The Atlantic Canada Agreement on Tourism (ACAT) invited me to explore Newfoundland and Labrador for a week. It was an incredible time of contact with nature, capturing its unique and exciting landscapes.
#ExploreNL @NewfoundlandLabrador
We landed in St John’s, Newfoundland & Labrador’s capital, the oldest and most easterly city in North America. When driving to Trinity, I had no idea that the name of this small town in Newfoundland and Labrador, Canada was given by a Portuguese explorer in the 16th century as he arrived on Trinity Sunday. This, once a significant town for the economic life of the country, is now a beautiful, charming destination for the enthusiasts of beautiful landscapes, trails and nature.
Heading to Elliston was very exciting. We saw puffins eating, arguing with each other and flying. They swim most of the time - apparently, they are better swimmers than flyers (who knew?!), but they return to land to procreate and give birth. They only spend about 2 to 3 months in the mainland. Elliston is also known for the root cellars and you’ll see tons of them almost hidden by the landscape.
I’ve heard so much about Skerwink Trail and I understood why while we’re doing it.
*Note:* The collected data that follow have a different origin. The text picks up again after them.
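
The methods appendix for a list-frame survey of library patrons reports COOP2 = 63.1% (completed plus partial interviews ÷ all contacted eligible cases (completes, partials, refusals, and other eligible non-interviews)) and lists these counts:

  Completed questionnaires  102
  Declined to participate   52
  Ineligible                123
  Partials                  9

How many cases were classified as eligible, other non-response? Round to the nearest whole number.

13

Top: 102 + 9 = 111
COOP2 = 111 / D = 0.631
D = 111 / 0.631 = 175.9
Rest of base = 163
eligible, other non-response = 175.9 − 163 ≈ 13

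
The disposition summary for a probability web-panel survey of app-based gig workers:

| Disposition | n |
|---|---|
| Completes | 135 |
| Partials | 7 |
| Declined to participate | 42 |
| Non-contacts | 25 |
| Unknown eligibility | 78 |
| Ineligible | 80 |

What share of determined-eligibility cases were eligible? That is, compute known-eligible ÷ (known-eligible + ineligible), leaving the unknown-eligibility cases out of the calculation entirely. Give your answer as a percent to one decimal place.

72.3%

Determined eligible → 135 + 7 + 42 + 25 = 209
e = 209 / (209 + 80) = 209 / 289 = 0.7232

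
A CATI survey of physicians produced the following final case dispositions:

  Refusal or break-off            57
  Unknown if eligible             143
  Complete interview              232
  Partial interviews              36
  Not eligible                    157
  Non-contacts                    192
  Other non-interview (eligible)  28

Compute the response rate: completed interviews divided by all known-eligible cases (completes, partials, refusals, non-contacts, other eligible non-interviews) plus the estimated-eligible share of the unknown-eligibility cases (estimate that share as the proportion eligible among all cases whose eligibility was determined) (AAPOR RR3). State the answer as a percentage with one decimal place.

35.4%

Num: 232
Determined eligible: 232 + 36 + 57 + 192 + 28 = 545
e = 545 / (545 + 157) = 545 / 702 = 0.7764
e × U: 0.7764 × 143 = 111.03
Denominator: 545 + 111.03 = 656.03
RR3 = 232 / 656.03 = 0.3536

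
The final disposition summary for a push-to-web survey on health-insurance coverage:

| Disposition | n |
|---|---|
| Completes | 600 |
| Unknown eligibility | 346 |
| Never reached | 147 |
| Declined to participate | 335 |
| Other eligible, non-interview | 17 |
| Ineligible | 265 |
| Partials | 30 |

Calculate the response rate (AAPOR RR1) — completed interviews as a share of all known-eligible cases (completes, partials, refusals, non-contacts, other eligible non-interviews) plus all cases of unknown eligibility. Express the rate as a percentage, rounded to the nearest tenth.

40.7%

Num: 600
Denominator: 600 + 30 + 335 + 147 + 17 + 346 = 1475
RR1 = 600 / 1475 = 0.4068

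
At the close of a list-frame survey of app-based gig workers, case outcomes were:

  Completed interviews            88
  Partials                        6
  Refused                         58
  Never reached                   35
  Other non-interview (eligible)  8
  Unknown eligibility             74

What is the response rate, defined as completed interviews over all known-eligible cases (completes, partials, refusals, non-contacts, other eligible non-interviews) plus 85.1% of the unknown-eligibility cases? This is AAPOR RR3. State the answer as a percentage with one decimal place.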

The views are stunning and we were so lucky with the weather that we stopped a few times to enjoy the ocean breeze and views. It’s just such a majestic landscape.
Although it is one of the most known place for tourists, it is also so quiet and peaceful at the same time. We also got to know some locals while walking the trail and they were all so warm, welcoming and always ready to tell us a bit more of Newfoundland story.
The cape is one of the most visited parts of Bonavista, so we woke up for sunrise to photograph it from different angles. It’s an interesting stop if you want to know more about Newfoundland’ story. This lighthouse was restored in 1970 and is now in use as a museum. The rare catoptrics lighting system, made of parabolic mirrors of polished silver is on display.
The entire area of the Park is worth a few stops, pictures and a picnic if the weather allows. We stayed a few minutes contemplating a collapsed sea cave with a natural archway carved by the sea and couldn’t say “til soon” to Bonavista in a better way.